Some 1.7m rural households forked out more than £40 each for the Energy Companies Obligation (ECO) but received nothing in return, suggests new analysis.
The affected households are not connected to the mains gas grid and instead rely on electricity or fuel oil for their heating.
Each has paid an estimated £42 in levies on their electricity bills over the last two years to fund the ECO scheme, which requires suppliers to install energy efficiency measures in homes.
Together, the 1.7m rural households contributed more than £70m to the scheme. But measures installed to help these households are said to be worth just £3.5m.
The ECO has helped as few as 1,500 such rural households, according to analysis by Calor Gas – with the remainder of the 1.7m households receiving nothing.
This means rural households are collectively contributing twenty times more than they get back, reported the Daily Telegraph on Saturday (8 November)
And for 500,000 of these households, which have higher electricity bills because they use electricity for their heating, the contribution is likely to be much more than £42.
Calor head of strategy Paul Blacklock said: "The energy companies are 'cherry-picking' those easiest to reach – namely towns and city dwellers who are on the gas grid.

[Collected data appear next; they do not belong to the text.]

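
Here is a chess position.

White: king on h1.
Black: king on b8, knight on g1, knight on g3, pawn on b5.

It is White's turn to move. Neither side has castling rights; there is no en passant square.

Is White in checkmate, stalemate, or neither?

neither

White to move; white king on h1.
In check: yes, from the black knight on g3.
Legal moves for White: Kh2, Kg2, Kxg1.
White is in check but has 3 legal moves → neither.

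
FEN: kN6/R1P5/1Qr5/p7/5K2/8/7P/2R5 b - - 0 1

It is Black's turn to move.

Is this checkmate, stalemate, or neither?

Black to move; black king on a8.
In check: yes, from the white rook on a7.
King squares — a7: attacked by Qb6; b7: attacked by Qb6; b8: attacked by Qb6.
Legal moves for Black: none.
In check with no legal moves → checkmate.

checkmate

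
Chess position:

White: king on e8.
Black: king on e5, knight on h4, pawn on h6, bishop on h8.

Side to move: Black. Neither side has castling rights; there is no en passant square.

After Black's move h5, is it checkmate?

After h5: white king on e8; in check: no.
White is not in check, so this cannot be checkmate.

no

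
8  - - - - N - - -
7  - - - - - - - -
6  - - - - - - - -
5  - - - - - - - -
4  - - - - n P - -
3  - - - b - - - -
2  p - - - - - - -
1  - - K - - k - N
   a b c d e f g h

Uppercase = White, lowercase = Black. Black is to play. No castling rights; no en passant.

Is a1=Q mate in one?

After a1=Q: white king on c1; in check: yes, from the black queen on a1.
King squares — b1: attacked by Qa1; d1: attacked by Qa1; b2: attacked by Qa1; c2: attacked by Bd3; d2: attacked by Ne4.
White has no legal moves → checkmate.

yes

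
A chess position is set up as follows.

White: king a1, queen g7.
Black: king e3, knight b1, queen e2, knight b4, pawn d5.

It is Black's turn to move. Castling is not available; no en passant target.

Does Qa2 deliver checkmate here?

yes

After Qa2: white king on a1; in check: yes, from the black queen on a2.
King squares — b1: attacked by Qa2; a2: attacked by Nb4; b2: attacked by Qa2.
White has no legal moves → checkmate.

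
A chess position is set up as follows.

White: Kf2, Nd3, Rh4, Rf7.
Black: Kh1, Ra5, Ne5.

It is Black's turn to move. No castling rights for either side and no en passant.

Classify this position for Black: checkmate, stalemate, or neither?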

"This leaves rural families at a huge disadvantage due to the extra costs involved.
"ECO is just the latest in a long line of schemes that have failed to help rural households living off the off gas grid, particularly the poorest."
A spokesman for the Department of Energy and Climate Change said changes to the ECO scheme in April this year had resulted in significantly increased levels of help for rural homes.
Energy suppliers had now met nearly half of sub-targets for helping rural homes, said the DECC.
Calor is a sponsor of Rural Services Network, and sponsors the Rural Services Network Vulnerability Service covering issues relating to rural fuel poverty, rural broadband and rural transport.